Bu seçimin kendilerinden ziyade Türkiye'yi hedef alanlar için hayati öneme sahip olduğunu vurgulayan Erdoğan, şöyle devam etti:

"Zira Türkiye'nin son 17 yılda yakaladığı kalkınma hamlesinde yerel yönetimlerle merkezi hükümet arasındaki uyumun çok büyük payı var. Aynı hedefe kilitlenen, aynı vizyonla hareket eden, aynı hassasiyeti paylaşan kadrolar sırt sırta vermiş, millete, ülkeye ve şehirlerimize hizmet noktasında tarihi başarılara imza atmışlardır. İstanbul, Ankara, Konya, Kayseri, Bursa, Gaziantep, Trabzon, Ordu, Samsun gibi büyük şehirlerimizin hemen hepsi layık oldukları hizmetlerle bizim dönemimizde buluştu. Türkiye, sosyal belediyecilik anlayışı ile ilk kez yine bizim dönemimizde tanıştı. Belediye hizmetlerini çöp toplamanın ve kaldırım yapmanın çok ötesine biz taşıdık. Altyapıdan ulaşıma, sosyal hizmetlerden trafik ve otopark meselesine kadar şehir hayatının her alanında kalıcı, pratik, modern çözümler ürettik. İşte şu anda buraya kadar gelen tünelden tutun da metrosuna varıncaya kadar bunları biz yaptık. Öbür taraftan Üsküdar'dan Çekmeköy'e kadar şu anda bir metro var. Hatta ve hatta bunun vatmanı da yok, tamamen merkezi sistemle çalışan bir metromuz var."

"İstanbul'da tarihinin en büyük yatırımlarını gerçekleştirdik"

Cumhurbaşkanı Erdoğan, bütün bunların hepsinin Türkiye'nin nereden nereye geldiğini anlatması bakımından çok önemli olduğunu, özellikle bir dünya şehri olan İstanbul'da tarihinin en büyük yatırımlarını gerçekleştirdiklerini söyledi.

Marmaray'ı, Avrasya Tüneli'ni, Yavuz Sultan Selim Köprüsü'nü, Osmangazi Köprüsü'nü, İstanbul Havalimanı ve Kadıköy'le Beylikdüzü'ne kadar giden metrobüsleri kendilerinin yaptığını ifade eden Erdoğan, bunlarla birlikte toplu taşımacılıkla da bu işi çözmek istediklerini söyledi.

Göreve geldiğinde İstanbul'da doğru dürüst bir merkezi sistemle dal-çıkların olmadığını kentteki bu dal-çıkları da kendilerinin yaptığını anlatan Erdoğan, "Bu dal-çıklarla beraber ulaşımı daha da kolaylaştıralım istedik.
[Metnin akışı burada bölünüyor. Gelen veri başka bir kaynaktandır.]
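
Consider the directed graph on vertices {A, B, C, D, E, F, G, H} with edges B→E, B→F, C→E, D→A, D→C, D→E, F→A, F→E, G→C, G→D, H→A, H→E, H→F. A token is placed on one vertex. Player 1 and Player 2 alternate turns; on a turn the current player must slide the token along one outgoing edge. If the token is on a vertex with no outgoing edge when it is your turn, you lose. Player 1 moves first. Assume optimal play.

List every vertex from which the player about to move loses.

Use the standard recursion: the mover loses at a terminal position; elsewhere, the mover wins exactly when some move hands the opponent an L position.
Every edge goes from a vertex to one that appears earlier in the order E, A, C, D, F, B, G, H, so processing vertices in that order labels each vertex after all of its successors.
E: no outgoing edge → L
A: no outgoing edge → L
C: reaches L-position E → W
D: reaches L-position A → W
F: reaches L-position A → W
B: reaches L-position E → W
G: only reaches D(W), C(W), all W → L
H: reaches L-position A → W
Reading off the rows marked L gives the requested list; there are 3 such vertices.

A, E, G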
Kavşak düzenlemeleri yoktu, böyle bir kültür yoktu. Bunları bu şekilde İstanbulumuza kazandırdık. Banliyö hatlarıyla spor tesisleriyle kongre merkezleriyle yeşil alanlarıyla şehrimizin adeta çehresini değiştirdik. Bunların tamamını da CHP ve ortaklarının engelleme çabalarına rağmen hayata gerçekleştirdik."

Erdoğan, şöyle devam etti:

"CHP zihniyetindeki odaların, derneklerin, meslek örgütlerinin sabotajlarına rağmen 25 yıl boyunca İstanbul'a hizmet ettik. Şimdi çıkmışlar üniversite öğrencilerine burs vermekten bahsediyorlar. Ben üniversite öğrencilerine, belediye başkanı olarak ilk burs verme teşebbüsünde bulunan kişiyim. CHP, Anayasa Mahkemesi'ne götürdü o zaman ve Anayasa Mahkemesi o bursu engelledi, kaldırdı ve başbakan olunca hemen bu burs olayını krediyi de ilave ederek Başbakanlığa aldık. Başbakanlık olarak kredi ve burs üniversite öğrencilerine vermeye başladık ve o zaman burs 45 liraydı. Şu anda 500 lira. Aynı şekilde master 750 lira, doktora öğrencilerine de asgari ücret veriliyor. Halbuki bunları ortadan kaldırmışlardı. Şimdi bunlar Anayasa Mahkemesi'ne götürerek o zaman iptal ettiler. Şimdi de bakıyorsunuz beyefendi çıkmış diyor ki 'Ben burs vereceğim' Ya bunu siz zaten iptal ettirdiniz, nasıl vereceksiniz. Bu işin artık yapan tek bir yer kaldı o da Kredi ve Yurtlar Kurumu. Şimdi biz bunu Kredi ve Yurtlar Kurumu'na aldık, oradan veriyoruz. Meclis tutanakları, Anayasa Mahkemesi belgeleri, gazete kupürleri ortada."